Tidak siapa pun berani menganggu grup perusahaan milik Pak Gugun, termasuk kompleks perumahan yang mirip istana itu. Ia tergolong pengusaha yang cerdas mengambil perhatian masyarakat sekalipun kesalahan yang dilakukannya selama ini sudah banyak serta sulit dimaafkan. Harga tanah rakyat ditekuk.
Ketika kompleks perumahannya sudah siap, Pak Gugun langsung mengundang semua warga setempat dalam sebuah pesta besar merakyat. Pa Gugun juga mengadakan hiburan rakyat untuk memeriahkan pesta memasuk rumah barunya itu. Tujuannya tentu menghilangkan rasa benci warga setempat kepadanya. Sekalian untuk mematahan anggapan bahwa dia bukan seorang pengusaha bersikap egois.
Namun, apa pun dilakukannya sejauh hal ini tidak bersifat tulus, hasilnya tetap akan berdampak kurang baik, Terbukti hubungan dengan warga setempat tetap senjang dan berjarak. Tidak ada yang bisa mempertautkannya, selain sikap saling terbuka disertai ketulusan dan saling peduli.
”Hendaklah yang di atas yang lebih bijak berpartisipasi menjamu yang di bawah. Bukan sebaliknya. Teladan itu berasal dari atasan, baru bisa berwibawa,” ucap mereka. Kang Joher berkomentar lebih keras.
**
Lingkungan permukiman KPI semakin menjadi-jadi. Rumah Kades Kemod, kini dibangun besar dan megah. ”Dari mana uang didapatkan untuk membangun rumah sebesar itu kalau bukan dari hasil kolusi,” kata Kang Joher diakui teman-teman berbicara di warung kopi pinggir jalan desa itu.
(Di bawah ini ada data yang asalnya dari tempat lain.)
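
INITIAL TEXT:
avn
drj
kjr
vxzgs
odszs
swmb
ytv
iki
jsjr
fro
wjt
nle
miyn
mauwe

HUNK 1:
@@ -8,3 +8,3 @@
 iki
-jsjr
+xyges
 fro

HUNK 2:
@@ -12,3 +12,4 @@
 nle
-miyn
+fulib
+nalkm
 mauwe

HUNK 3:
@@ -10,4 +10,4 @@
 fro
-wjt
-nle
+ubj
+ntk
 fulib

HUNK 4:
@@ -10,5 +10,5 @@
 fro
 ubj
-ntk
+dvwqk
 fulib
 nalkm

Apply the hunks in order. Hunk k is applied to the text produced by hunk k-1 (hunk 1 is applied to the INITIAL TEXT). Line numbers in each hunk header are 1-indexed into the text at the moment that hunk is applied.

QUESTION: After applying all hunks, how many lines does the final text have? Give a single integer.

Hunk 1: at line 8 remove [jsjr] add [xyges] -> 14 lines: avn drj kjr vxzgs odszs swmb ytv iki xyges fro wjt nle miyn mauwe
Hunk 2: at line 12 remove [miyn] add [fulib,nalkm] -> 15 lines: avn drj kjr vxzgs odszs swmb ytv iki xyges fro wjt nle fulib nalkm mauwe
Hunk 3: at line 10 remove [wjt,nle] add [ubj,ntk] -> 15 lines: avn drj kjr vxzgs odszs swmb ytv iki xyges fro ubj ntk fulib nalkm mauwe
Hunk 4: at line 10 remove [ntk] add [dvwqk] -> 15 lines: avn drj kjr vxzgs odszs swmb ytv iki xyges fro ubj dvwqk fulib nalkm mauwe
Final line count: 15

Answer: 15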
”Kalau saja dia dapat uang itu dengan jalan benar, kita tidak akan usil. Ini justru dia dapat dengan memeras tanah rakyat, membeli dengan harga sangat murah. Ini kan jelas serakah dan kita pertanyakan nilai keabsahannya,” sela Pak Alwi.
”Sudahlah terserah mereka. Biar mereka menanggung dosanya. Kita ini apalah. Memang sulit menjadi pemimpin teladan saat ini. Tindakan terpuji malah disebut aneh, sok jujur. Kan keterlaluan,” timpal Pak Dudung tidak puas.
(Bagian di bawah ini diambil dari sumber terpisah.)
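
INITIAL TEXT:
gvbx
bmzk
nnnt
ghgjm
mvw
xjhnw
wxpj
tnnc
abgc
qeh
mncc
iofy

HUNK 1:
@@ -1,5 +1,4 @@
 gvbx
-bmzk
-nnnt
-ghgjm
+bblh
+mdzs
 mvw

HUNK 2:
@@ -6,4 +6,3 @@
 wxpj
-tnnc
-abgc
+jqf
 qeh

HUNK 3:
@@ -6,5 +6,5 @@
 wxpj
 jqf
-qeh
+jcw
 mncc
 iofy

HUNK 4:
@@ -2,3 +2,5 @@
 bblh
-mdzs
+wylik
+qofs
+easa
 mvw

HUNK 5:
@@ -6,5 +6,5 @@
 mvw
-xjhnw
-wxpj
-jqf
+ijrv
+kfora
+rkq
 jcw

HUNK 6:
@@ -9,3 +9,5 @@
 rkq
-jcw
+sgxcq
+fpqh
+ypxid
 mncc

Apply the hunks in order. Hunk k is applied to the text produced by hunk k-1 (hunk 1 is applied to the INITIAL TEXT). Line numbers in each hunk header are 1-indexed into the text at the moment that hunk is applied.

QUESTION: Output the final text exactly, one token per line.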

Hujan turun deras seketika. Mereka segera bubar ke rumah masing-masing. Warung kopi sepi seketika. Sementara angin berempus dengan kencang. Para warga segera menutup rapat pintu dan jendela agar air hujan tidak masuk ke rumah. Saat itulah terdengar suara mobil Pak Gugun, diikuti mobil ketiga anak-anaknya. Semua anaknya sudah memegang perusahaan masing-masing. Pak Gugun sengaja mengader ketiga orang anaknya dengan cara bersaing secara wajar. ”Bagi Bapak, tidak ada istilah anak mahkota!” tegas Pak Gugun, suatu hari di tengah acara makan bersama sekaligus rapat keluarga.
Seminggu sekali mereka berkumpul untuk bertukar pendapat tentang kemajuan usaha masing-masing, tentu dipimpin oleh Pak Gugun. Dalam rapat keluarga seperti itulah mereka diberi kesempatan untuk saling mengevaluasi diri, baik dari sisi kesuksesan maupun berbagai kendala untuk eraih kesuksesan menjalankan perusahaan masing-masing. Sang ayah menantang ketiga anaknya untuk saling bersaing menunjukkan keunggulan masing-masing.
”Itu dia si raja tanah lewat dengan mobil mewahnya!” sindir Pepep. Istrinya hanya mengangguk-angguk. Kemudian, terus mengepulkan asap rokok di tangannya. Dari tadi keduanya asik menonton siaran televisi dengan anak-anaknya. Tidak jarang sambil menonton televisi pun sering menceritakan aib orang lain. Meskipun begitu, mereka hampir tidak pernah menceritakan aib sendiri.
”Untuk apa?” kata mereka seraya memperbaiki posisi duduknya masing-masing. Saking sukanya menceritakan aib orang lain, mereka lupa mengerjakan tugas kesehariannya sebagai keluarga pembantu nelayan.
”Kunci sukses mengusahakan sesuatu tidak lain dengan memiliki etos kerja penuh disiplin dan kerja keras. Kemudian, jangan bersifat boros membelanjakan uang. Berhematlah untuk hari esok!” petuah Pak Gugun pada ketika anaknya.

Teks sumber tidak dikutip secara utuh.